La Cour de cassation a jugé que les objectifs de l’impôt sur les donations immobilières ressortent clairement du texte même du décret. Le législateur a voulu introduire des tarifs progressifs. Il est donc illicite, en amont d’une donation immobilière, d’apporter ces biens dans un patrimoine commun dans le but spécifique d’atténuer la progressivité de l’impôt sur la donation ultérieure. Dans un tel cas, il y a abus fiscal.
Qui dit A doit dire B : l’objectif et la portée de l’impôt progressif sur les donations immobilières dans le VCF semblent donc bel et bien viser à maximiser les recettes fiscales.
L’importance du facteur temps
Vous avez peut-être entendu dire que le risque d’abus fiscal peut être évité en laissant suffisamment de temps entre l’apport dans le patrimoine commun et la donation.
Dans la pratique des rulings de VLABEL, il semble effectivement que le laps de temps entre l’apport et la donation soit un facteur important, laissant ainsi une certaine marge de manœuvre. Toutefois, chaque dossier reste bien entendu unique. Ainsi, une période de 3 ans (décision anticipée n° 22023) a par exemple été jugée suffisante par le fisc flamand pour ne pas conclure à un abus fiscal. Une période de 2 ans a également été considérée comme suffisante dans la décision anticipée n° 22032. Il est donc impossible d’en déduire une règle générale.
Conclusion
Vous envisagez de faire une donation immobilière ? À condition de bien étayer le dossier, il est encore envisageable, selon nous, de procéder au préalable à un apport dans le patrimoine commun. Bien entendu, nous sommes à votre disposition pour vous conseiller et vous accompagner.
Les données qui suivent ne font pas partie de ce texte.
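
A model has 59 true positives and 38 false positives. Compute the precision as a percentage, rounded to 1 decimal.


Precision = TP / (TP + FP) * 100
= 59 / (59 + 38)
= 59 / 97
= 0.6082
= 60.8%

60.8


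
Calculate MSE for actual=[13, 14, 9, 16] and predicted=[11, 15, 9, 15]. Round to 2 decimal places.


Differences: [2, -1, 0, 1]
Squared errors: [4, 1, 0, 1]
Sum of squared errors = 6
MSE = 6 / 4 = 1.50

1.50


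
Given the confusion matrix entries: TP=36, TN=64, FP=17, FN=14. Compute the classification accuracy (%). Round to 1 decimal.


Accuracy = (TP + TN) / (TP + TN + FP + FN) * 100
= (36 + 64) / (36 + 64 + 17 + 14)
= 100 / 131
= 0.7634
= 76.3%

76.3


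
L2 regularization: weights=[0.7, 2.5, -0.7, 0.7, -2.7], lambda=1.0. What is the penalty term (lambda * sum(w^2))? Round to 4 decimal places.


Squaring each weight:
0.7^2 = 0.49
2.5^2 = 6.25
(-0.7)^2 = 0.49
0.7^2 = 0.49
(-2.7)^2 = 7.29
Sum of squares = 15.01
Penalty = 1.0 * 15.01 = 15.0100

15.0100


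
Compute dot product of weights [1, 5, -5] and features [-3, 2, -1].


Element-wise products:
1 * -3 = -3
5 * 2 = 10
-5 * -1 = 5
Sum = -3 + 10 + 5
= 12

12


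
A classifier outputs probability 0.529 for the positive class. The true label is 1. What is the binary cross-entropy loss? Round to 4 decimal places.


For y=1: Loss = -log(p)
= -log(0.529)
= -(-0.6368)
= 0.6368

0.6368


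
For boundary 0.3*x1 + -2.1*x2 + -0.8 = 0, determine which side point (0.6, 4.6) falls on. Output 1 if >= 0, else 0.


Compute 0.3 * 0.6 + -2.1 * 4.6 + -0.8
= 0.18 + -9.66 + -0.8
= -10.28
Since -10.28 < 0, the point is on the negative side.

0


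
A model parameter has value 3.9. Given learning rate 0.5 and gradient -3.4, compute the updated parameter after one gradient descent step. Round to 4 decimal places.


w_new = w_old - lr * gradient
= 3.9 - 0.5 * -3.4
= 3.9 - (-1.7)
= 5.6000

5.6000


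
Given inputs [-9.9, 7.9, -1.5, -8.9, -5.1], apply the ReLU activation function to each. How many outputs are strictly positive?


ReLU(x) = max(0, x) for each element:
ReLU(-9.9) = 0
ReLU(7.9) = 7.9
ReLU(-1.5) = 0
ReLU(-8.9) = 0
ReLU(-5.1) = 0
Active neurons (>0): 1

1


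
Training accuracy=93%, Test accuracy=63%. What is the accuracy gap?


Gap = train_accuracy - test_accuracy
= 93 - 63
= 30%
This large gap strongly indicates overfitting.

30


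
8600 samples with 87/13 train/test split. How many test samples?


Train samples = 8600 * 87% = 7482
Test samples = 8600 - 7482
= 1118

1118


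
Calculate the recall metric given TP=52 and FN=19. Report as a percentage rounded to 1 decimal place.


Recall = TP / (TP + FN) * 100
= 52 / (52 + 19)
= 52 / 71
= 0.7324
= 73.2%

73.2


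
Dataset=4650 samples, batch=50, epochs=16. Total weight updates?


Iterations per epoch = 4650 / 50 = 93
Total updates = iterations_per_epoch * epochs
= 93 * 16
= 1488

1488


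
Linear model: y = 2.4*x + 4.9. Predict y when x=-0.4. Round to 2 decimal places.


y = 2.4 * -0.4 + (4.9)
= -0.96 + (4.9)
= 3.94

3.94


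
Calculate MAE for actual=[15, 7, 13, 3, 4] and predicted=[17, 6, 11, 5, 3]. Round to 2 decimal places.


Absolute errors: [2, 1, 2, 2, 1]
Sum of absolute errors = 8
MAE = 8 / 5 = 1.60

1.60


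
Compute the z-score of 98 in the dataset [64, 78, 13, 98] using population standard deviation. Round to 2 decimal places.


Mean = (64 + 78 + 13 + 98) / 4 = 63.25
Variance = sum((x_i - mean)^2) / n = 987.6875
Std = sqrt(987.6875) = 31.4275
Z = (x - mean) / std
= (98 - 63.25) / 31.4275
= 34.75 / 31.4275
= 1.11

1.11


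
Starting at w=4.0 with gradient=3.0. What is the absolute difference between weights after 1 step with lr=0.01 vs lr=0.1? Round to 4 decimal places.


With lr=0.01: w_new = 4.0 - 0.01 * 3.0 = 3.97
With lr=0.1: w_new = 4.0 - 0.1 * 3.0 = 3.7
Absolute difference = |3.97 - 3.7|
= 0.2700

0.2700


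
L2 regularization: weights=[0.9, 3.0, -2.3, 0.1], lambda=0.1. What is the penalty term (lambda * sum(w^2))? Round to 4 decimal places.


Squaring each weight:
0.9^2 = 0.81
3.0^2 = 9.0
(-2.3)^2 = 5.29
0.1^2 = 0.01
Sum of squares = 15.11
Penalty = 0.1 * 15.11 = 1.5110

1.5110


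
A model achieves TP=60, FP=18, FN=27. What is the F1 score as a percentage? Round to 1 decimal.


Precision = TP / (TP + FP) = 60 / 78 = 0.7692
Recall = TP / (TP + FN) = 60 / 87 = 0.6897
F1 = 2 * P * R / (P + R)
= 2 * 0.7692 * 0.6897 / (0.7692 + 0.6897)
= 1.061 / 1.4589
= 0.7273
As percentage: 72.7%

72.7


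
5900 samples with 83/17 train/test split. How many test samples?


Train samples = 5900 * 83% = 4897
Test samples = 5900 - 4897
= 1003

1003


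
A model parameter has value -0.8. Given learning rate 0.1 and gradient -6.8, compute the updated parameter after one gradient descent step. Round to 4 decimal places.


w_new = w_old - lr * gradient
= -0.8 - 0.1 * -6.8
= -0.8 - (-0.68)
= -0.1200

-0.1200


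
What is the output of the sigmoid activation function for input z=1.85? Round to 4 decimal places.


sigmoid(z) = 1 / (1 + exp(-z))
exp(-(1.85)) = exp(-1.85) = 0.1572
1 + 0.1572 = 1.1572
1 / 1.1572 = 0.8641

0.8641


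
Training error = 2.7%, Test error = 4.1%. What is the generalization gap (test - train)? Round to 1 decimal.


Generalization gap = test_error - train_error
= 4.1 - 2.7
= 1.4%
A small gap suggests good generalization.

1.4


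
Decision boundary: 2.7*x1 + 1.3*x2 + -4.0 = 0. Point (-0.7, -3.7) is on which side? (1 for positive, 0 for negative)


Compute 2.7 * -0.7 + 1.3 * -3.7 + -4.0
= -1.89 + -4.81 + -4.0
= -10.7
Since -10.7 < 0, the point is on the negative side.

0


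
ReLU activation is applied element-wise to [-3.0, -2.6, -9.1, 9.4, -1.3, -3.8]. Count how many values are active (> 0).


ReLU(x) = max(0, x) for each element:
ReLU(-3.0) = 0
ReLU(-2.6) = 0
ReLU(-9.1) = 0
ReLU(9.4) = 9.4
ReLU(-1.3) = 0
ReLU(-3.8) = 0
Active neurons (>0): 1

1


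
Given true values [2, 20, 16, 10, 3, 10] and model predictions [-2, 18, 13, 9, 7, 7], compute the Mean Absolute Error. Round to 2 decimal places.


Absolute errors: [4, 2, 3, 1, 4, 3]
Sum of absolute errors = 17
MAE = 17 / 6 = 2.83

2.83


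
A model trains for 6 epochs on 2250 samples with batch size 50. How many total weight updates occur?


Iterations per epoch = 2250 / 50 = 45
Total updates = iterations_per_epoch * epochs
= 45 * 6
= 270

270


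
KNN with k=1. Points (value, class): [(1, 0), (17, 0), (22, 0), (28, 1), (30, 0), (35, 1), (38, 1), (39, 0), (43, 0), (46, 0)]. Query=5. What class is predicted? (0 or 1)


Distances from query 5:
Point 1 (class 0): distance = 4
K=1 nearest neighbors: classes = [0]
Votes for class 1: 0 / 1
Majority vote => class 0

0


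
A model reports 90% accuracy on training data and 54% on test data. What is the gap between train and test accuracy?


Gap = train_accuracy - test_accuracy
= 90 - 54
= 36%
This large gap strongly indicates overfitting.

36


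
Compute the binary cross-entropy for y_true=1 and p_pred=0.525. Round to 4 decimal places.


For y=1: Loss = -log(p)
= -log(0.525)
= -(-0.6444)
= 0.6444

0.6444


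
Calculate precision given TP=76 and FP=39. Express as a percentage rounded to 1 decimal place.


Precision = TP / (TP + FP) * 100
= 76 / (76 + 39)
= 76 / 115
= 0.6609
= 66.1%

66.1


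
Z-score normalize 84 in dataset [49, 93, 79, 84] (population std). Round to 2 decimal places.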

Il peut également être opportun de demander une décision anticipée (ruling) auprès de l’administration fiscale flamande afin d’obtenir une sécurité juridique quant aux conséquences fiscales. À défaut, vous pourriez, comme dans l’affaire évoquée, faire face à une taxation de VLABEL à laquelle vous ne vous attendiez pas. Fortifiée par l’arrêt de notre plus haute juridiction, il est probable que l’administration fiscale flamande recoure plus fréquemment à cette approche à l’avenir.